Adenovirus vs. coronavirus
Both adenoviruses and coronaviruses cause respiratory tract infections and spread through direct contact or respiratory droplets.
However, adenovirus is not known to cause loss of sense of smell, which links with SARS-CoV-2, the coronavirus that causes COVID-19.
The only way to know for sure if symptoms are due to adenovirus versus coronavirus is through testing. Many health clinics test for SARS-CoV-2.
The CDC explains there are no antiviral medications specific for adenovirus. You may opt for home remedies or take over-the-counter (OTC) medications to relieve symptoms.
Most adenovirus symptoms go away on their own without treatment. However, these tips can help aid recovery in both adults and children:
- staying hydrated
- using sterile saltwater (saline) nasal spray to relieve congestion
- applying cool compresses for conjunctivitis
Your doctor may recommend these OTC medications to relieve symptoms:
- acetaminophen to help reduce pain and fever
- nonsteroidal anti-inflammatory drugs, which can also lower pain and fever
- antiemetic drugs, such as bismuth subsalicylate, to reduce vomiting or nausea
Prescription medications may include corticosteroids and bronchodilators to help with breathing.

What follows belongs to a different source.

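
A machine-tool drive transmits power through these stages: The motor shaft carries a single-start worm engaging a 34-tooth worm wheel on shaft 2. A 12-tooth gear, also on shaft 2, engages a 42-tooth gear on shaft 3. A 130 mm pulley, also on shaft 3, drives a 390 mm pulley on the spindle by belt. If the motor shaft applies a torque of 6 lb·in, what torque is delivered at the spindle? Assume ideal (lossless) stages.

After the worm (34/1): 6 × 34 = 204 lb·in
After the gear mesh (42/12): 204 × 3.5 = 714 lb·in
After the belt (390/130): 714 × 3 = 2142 lb·in

2142 lb·in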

Hospital care may be necessary for a severe adenovirus infection.
Antibiotics are not helpful for adenovirus infections. Antibiotics work on bacteria, not viruses. If your clinician thinks there could be a bacterial infection, they may run tests and prescribe antibiotics.
Adenovirus infections can be severe sometimes. This is more likely in people with weakened immune systems. People with a greater likelihood of an adenovirus complication include those who:
- have had a bone marrow transplant or chemotherapy treatment
- experience HIV
- take medications that suppress the immune system
Worldwide, some documented complications include:
Some home care tips may help limit its spread:
- Avoid close physical contact with people who do not feel well.

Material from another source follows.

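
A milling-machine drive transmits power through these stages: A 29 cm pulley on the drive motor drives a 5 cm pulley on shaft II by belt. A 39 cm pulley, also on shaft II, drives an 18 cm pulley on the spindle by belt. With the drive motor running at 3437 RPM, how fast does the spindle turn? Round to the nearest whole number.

Belt: ratio = 5/29 = 0.17241, so shaft II turns at 3437 / 0.17241 = 19935 RPM.
Belt: ratio = 18/39 = 0.46154, so the spindle turns at 19935 / 0.46154 = 43192 RPM.

43192 RPM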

- Cough and sneeze in a tissue and throw it away.
- Clean your hands with soap and water for 20 seconds.
- Refrain from touching your mouth, eyes, and nose with unwashed hands.

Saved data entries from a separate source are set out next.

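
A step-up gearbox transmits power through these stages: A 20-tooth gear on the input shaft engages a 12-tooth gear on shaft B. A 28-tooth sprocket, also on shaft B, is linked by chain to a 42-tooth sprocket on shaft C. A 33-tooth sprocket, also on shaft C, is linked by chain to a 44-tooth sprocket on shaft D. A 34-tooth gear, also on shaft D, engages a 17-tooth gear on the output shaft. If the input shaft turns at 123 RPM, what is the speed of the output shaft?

gear mesh 12/20 = 0.6 → 123/0.6 = 205 RPM
chain 42/28 = 1.5 → 205/1.5 = 136.67 RPM
chain 44/33 = 1.3333 → 136.67/1.3333 = 102.5 RPM
gear mesh 17/34 = 0.5 → 102.5/0.5 = 205 RPM

205 RPM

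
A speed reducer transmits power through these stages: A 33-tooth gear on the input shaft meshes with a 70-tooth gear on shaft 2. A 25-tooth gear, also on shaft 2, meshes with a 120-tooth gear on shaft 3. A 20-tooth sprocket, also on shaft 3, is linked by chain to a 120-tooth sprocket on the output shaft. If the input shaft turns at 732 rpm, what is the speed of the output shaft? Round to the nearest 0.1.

12.0 rpm

gear mesh 70/33 = 2.1212 → 732/2.1212 = 345.09 rpm
gear mesh 120/25 = 4.8 → 345.09/4.8 = 71.893 rpm
chain 120/20 = 6 → 71.893/6 = 11.982 rpm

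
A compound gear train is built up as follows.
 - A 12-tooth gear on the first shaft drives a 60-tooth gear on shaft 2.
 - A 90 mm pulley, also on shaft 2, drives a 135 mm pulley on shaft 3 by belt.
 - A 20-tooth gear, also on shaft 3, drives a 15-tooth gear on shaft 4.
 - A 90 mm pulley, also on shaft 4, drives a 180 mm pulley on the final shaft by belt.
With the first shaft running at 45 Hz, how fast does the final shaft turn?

gear mesh 60/12 = 5 → 45/5 = 9 Hz
belt 135/90 = 1.5 → 9/1.5 = 6 Hz
gear mesh 15/20 = 0.75 → 6/0.75 = 8 Hz
belt 180/90 = 2 → 8/2 = 4 Hz

4 Hz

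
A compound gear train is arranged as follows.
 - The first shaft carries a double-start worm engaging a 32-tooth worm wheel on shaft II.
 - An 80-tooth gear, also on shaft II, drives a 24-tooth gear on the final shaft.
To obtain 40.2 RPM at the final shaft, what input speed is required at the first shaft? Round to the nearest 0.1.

Overall ratio R = 16 × 0.3 = 4.8.
Required input speed = output speed × R = 40.2 × 4.8 = 192.96 RPM.

193.0 RPM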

- Use your own cups and eating utensils.
An adenovirus vaccine is available for individuals who work in the military in the United States. It provides protection against illnesses that adenovirus types 4 and 7 can cause. The adenovirus vaccine can help prevent outbreaks.
Scientists have studied adenovirus for a long time. Over the years, they have discovered that they can use it to prevent and treat other diseases.
Adenovirus as a vector vaccine
Experts use adenovirus to make vaccines for other infectious diseases, including COVID-19.
The Johnson and Johnson and Astra-Zeneca COVID-19 vaccines use the DNA present in adenovirus, explains the Infectious Disease Society of America. Researchers remove some of the genetic material from a virus and replace it with a gene that makes part of SARS-CoV-2.
The modified adenovirus shell, known as a “vector,” can get inside human cells, but it can’t replicate or cause infection. Still, the cells make the SARS-CoV-2 protein and the immune system creates antibodies against it.
Adenovirus gene therapy
Gene therapy is a technique in which experts combine a gene with adenovirus to treat, prevent, or cure an illness. The vector carries a healthy human gene to replace a missing or damaged one. This technique has had some success with disease treatment. Gene therapy may work for cancer, too.
Adenovirus infections are common in adults and children. They usually affect the upper respiratory system or cause conjunctivitis. These viruses tend to cause more serious illnesses in those with weakened immune systems.
There is no specific adenovirus treatment but various OTC medications can help relieve symptoms.
You can get adenovirus any time of the year. You can limit the spread of adenovirus by practicing good handwashing techniques and avoiding close physical contact with people if you or they are feeling unwell.